Thief of Sleep

The breeze at dawn has secrets to tell you.
Don’t go back to sleep.
You must ask for what you really want.
Don’t go back to sleep.
People are going back forth across the doorsill where the two worlds touch
Don’t go back to sleep.
— Rumi

At approximately 2:39 a.m on a Wednesday, (my favorite day of the week) I am awakened by heat, by sounds, and by an obnoxious desire to paint. I get up for a glass of water, return to bed and try to go back to sleep. But there are colorful images from my dream, followed by words longing to be captured on paper or screen.  It sort of twists and turns inside me, and I wrestle with this for another hour and some until I decide to get up and allow it to bloom.

At 4:14am, I am in my studio, organizing paints by color and doing a little light cleaning. I’m finding things buried. I stumble upon an informative book/brochure about a lovely humanitarian known affectionately to the world as Amma, an Indian saint who has devoted her life to serving those in need. She has done it all, it seems…from embracing strangers for hours on end at Ashrams the world over, to building apartments in India for former slum dwellers. Clean water, building hospitals, healing the sick, blessing babies, women, men, children and those seeking healing.

This is where I begin to notice something. Beneath my suspicious insomnia, I realize that my sleep has been stolen from me for this reason. As I flip through this book chock full of illustrations of people all over the world, I am moved to tears. I come to the grips with the truth that the poverty I knew as a child is not the poverty of others. The healing work I have done is small in comparison. There is great suffering in the world, and there is great grace.

Amma speaks of preserving nature in her book. I tend to be hard on myself for an overwhelming desire to paint flowers lately. She says everyone has something to share to help preserve nature. I believe that what I do with my paintbrush helps preserve the human spirit. I believe I have stumbled upon the truest essence of my work. I am called to be a humanitarian, and my appetite for connection, service, healing arts and travel is all relative.

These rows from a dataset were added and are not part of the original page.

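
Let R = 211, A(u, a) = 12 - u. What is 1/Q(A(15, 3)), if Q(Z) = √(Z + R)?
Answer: √13/52 ≈ 0.069337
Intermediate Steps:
Q(Z) = √(211 + Z) (Q(Z) = √(Z + 211) = √(211 + Z))
1/Q(A(15, 3)) = 1/(√(211 + (12 - 1*15))) = 1/(√(211 + (12 - 15))) = 1/(√(211 - 3)) = 1/(√208) = 1/(4*√13) = √13/52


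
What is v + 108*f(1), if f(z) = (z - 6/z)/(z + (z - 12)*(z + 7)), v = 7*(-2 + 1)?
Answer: -23/29 ≈ -0.79310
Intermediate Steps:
v = -7 (v = 7*(-1) = -7)
f(z) = (z - 6/z)/(z + (-12 + z)*(7 + z))
v + 108*f(1) = -7 + 108*((6 - 1*1²)/(1*(84 - 1*1² + 4*1))) = -7 + 108*(1*(6 - 1*1)/(84 - 1*1 + 4)) = -7 + 108*(1*(6 - 1)/(84 - 1 + 4)) = -7 + 108*(1*5/87) = -7 + 108*(1*(1/87)*5) = -7 + 108*(5/87) = -7 + 180/29 = -23/29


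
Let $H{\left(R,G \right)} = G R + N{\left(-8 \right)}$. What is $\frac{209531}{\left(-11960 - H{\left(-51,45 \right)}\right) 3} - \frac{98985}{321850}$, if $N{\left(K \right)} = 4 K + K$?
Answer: $- \frac{401689967}{53105250} \approx -7.564$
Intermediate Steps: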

I received a hug from Amma, exactly 20 days ago. It was a beautiful Ashram in Elburn, IL…but it truly felt as if it was a village in India. Everyone was smiling, there was a light aura of joy and oneness magic in the air. It was community. It was my community. The experience is one I find extremely hard to describe with words. I will say this, though: She was able to do for me in a matter of minutes what I have never quite fully receive. An unconditional, warm, maternal, sustaining and all-encompassing embrace. As she hugged me, she whispered something in my ear that sounded like a song. I remember feeling tears soften my throat, followed by a deep wave of peace. When I stood to my feet, I floated back to my seat and allowed myself to be held by all the beauty in the room.  

This morning, I full of gratitude for relentless creativity. With the rising sun as my inspiration, I am reminded to allow myself to be held by the same beauty and grace I felt with Amma. My workday has officially begun...with my paintbrush and pen in hand, love flowing freely in my spirit, gratitude expanding my heart moment by moment.